Intravaginal Testosterone Therapy in Women With Breast Cancer Taking an AI

Three open-label studies reported on the effects of intravaginal testosterone therapy in women with breast cancer concurrently taking an AI (Table 3). Witherby et al[20] compared the effects of two doses of intravaginal testosterone cream, 300 mcg and 150 mcg applied daily for 28 days. They reported a statistically significant improvement in the vaginal maturation index with the higher dose of testosterone.[20] Significant improvements were also seen for the total symptom score and dyspareunia, from baseline, with no between-dose differences (Table 3). All participants in the study by Witherby et al[20] had low baseline estradiol levels, measured by organic solvent extraction followed by radioimmunoassay. Across the 28 days of the study, serum estradiol levels remained below 5 pg/mL in 18 of the 20 women, with two women having levels reported as 7 pg/mL.

Witherby et al[20] reported pretreatment testosterone levels to be less than 21 ng/dL in all participants, and serum levels remained at or below 42 ng/dL, in all except one woman.

Dahir and Travers-Gustafson[22] reported on the effects of daily 300 mcg of testosterone for 28 days compared with baseline. They reported that daily use of intravaginal testosterone was associated with significant improvements from baseline in the total FSFI and the subdomains of desire, arousal, lubrication, orgasm, satisfaction, and pain over 28 days.[22]

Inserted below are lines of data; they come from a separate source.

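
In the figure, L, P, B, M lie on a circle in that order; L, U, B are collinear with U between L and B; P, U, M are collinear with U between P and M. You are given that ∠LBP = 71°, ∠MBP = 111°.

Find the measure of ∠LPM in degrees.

∠LPM = 40°

1. ∠LMP = 71°  [same arc LP]
2. ∠MLP = 69°  [cyclic LPBM, opposite ∠L+∠B]
3. ∠LPM = 40°  [△LPM]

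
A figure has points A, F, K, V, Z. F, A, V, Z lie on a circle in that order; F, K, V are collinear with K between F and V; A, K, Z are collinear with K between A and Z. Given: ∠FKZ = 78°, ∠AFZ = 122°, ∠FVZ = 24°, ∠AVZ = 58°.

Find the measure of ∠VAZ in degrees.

1. ∠VKZ = 102°  [linear pair at K on FV]
2. ∠AZV = 54°  [△VKZ]
3. ∠VAZ = 68°  [△AVZ]

∠VAZ = 68°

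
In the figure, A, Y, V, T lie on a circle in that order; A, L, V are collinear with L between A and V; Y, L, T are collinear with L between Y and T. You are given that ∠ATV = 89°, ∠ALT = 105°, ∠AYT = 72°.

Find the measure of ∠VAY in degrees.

∠VAY = 33°

1. ∠VLY = 105°  [vertical angles at L]
2. ∠ALY = 75°  [linear pair at L on AV]
3. ∠VAY = 33°  [△ALY]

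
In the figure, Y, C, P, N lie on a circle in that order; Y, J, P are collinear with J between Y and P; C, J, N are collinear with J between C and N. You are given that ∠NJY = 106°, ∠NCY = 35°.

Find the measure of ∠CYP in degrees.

1. ∠CJP = 106°  [vertical angles at J]
2. ∠CJY = 74°  [linear pair at J on YP]
3. ∠CYP = 71°  [△YJC]

∠CYP = 71°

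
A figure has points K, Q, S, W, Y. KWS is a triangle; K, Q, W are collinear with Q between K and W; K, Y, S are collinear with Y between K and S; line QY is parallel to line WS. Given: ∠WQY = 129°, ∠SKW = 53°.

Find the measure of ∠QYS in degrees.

∠QYS = 104°

1. ∠KQY = 51°  [linear pair at Q on KW]
2. ∠QKY = 53°  [Q on KW, Y on KS]
3. ∠KYQ = 76°  [△KQY]
4. ∠QYS = 104°  [linear pair at Y on KS]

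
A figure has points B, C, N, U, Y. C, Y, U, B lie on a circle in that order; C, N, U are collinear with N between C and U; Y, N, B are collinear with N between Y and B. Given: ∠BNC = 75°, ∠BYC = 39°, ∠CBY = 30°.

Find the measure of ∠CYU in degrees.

∠CYU = 114°

1. ∠BCU = 75°  [△CNB]
2. ∠BUC = 39°  [same arc CB]
3. ∠CBU = 66°  [△CUB]
4. ∠CYU = 114°  [cyclic CYUB, opposite ∠Y+∠B]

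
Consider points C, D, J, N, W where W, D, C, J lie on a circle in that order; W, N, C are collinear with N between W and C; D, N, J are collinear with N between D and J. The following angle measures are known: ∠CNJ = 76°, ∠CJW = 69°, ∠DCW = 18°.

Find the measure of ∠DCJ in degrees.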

Melisko et al[21] investigated the intravaginal application of 5,000 mcg of testosterone compared with a estradiol-releasing vaginal ring, releasing 7.5 mcg estradiol/day, over 12 weeks. Using a testosterone dose that was more than 10-fold the dose used in the Witherby et al study, Melisko et al[21] reported significant improvements in vaginal rugae, pallor, petechiae, elasticity, and dryness from baseline that were similar to those seen in women treated with the estradiol-releasing ring. They also reported that the improvement on the single item Cancer Rehabilitation Evaluation System sexual satisfaction subscale was greater for women treated with the estradiol ring than testosterone, without adjusting for baseline differences.[21] Baseline serum estradiol levels, measured by tandem liquid chromatography-mass spectrometry (LCMS), were reported as elevated in 37% of the participants.[21] Some women were described as having transient elevations of serum estradiol and others had persistently elevated levels. One woman in the testosterone arm and 2 in the estradiol-ring group had elevated estradiol levels at 12 weeks.[21] Supraphysiological total testosterone levels were recorded in the Melisko et al[21] study, by LCMS in the majority of the women randomized to testosterone (mean 171 ng/dL and median 67 ng/dL at week 12).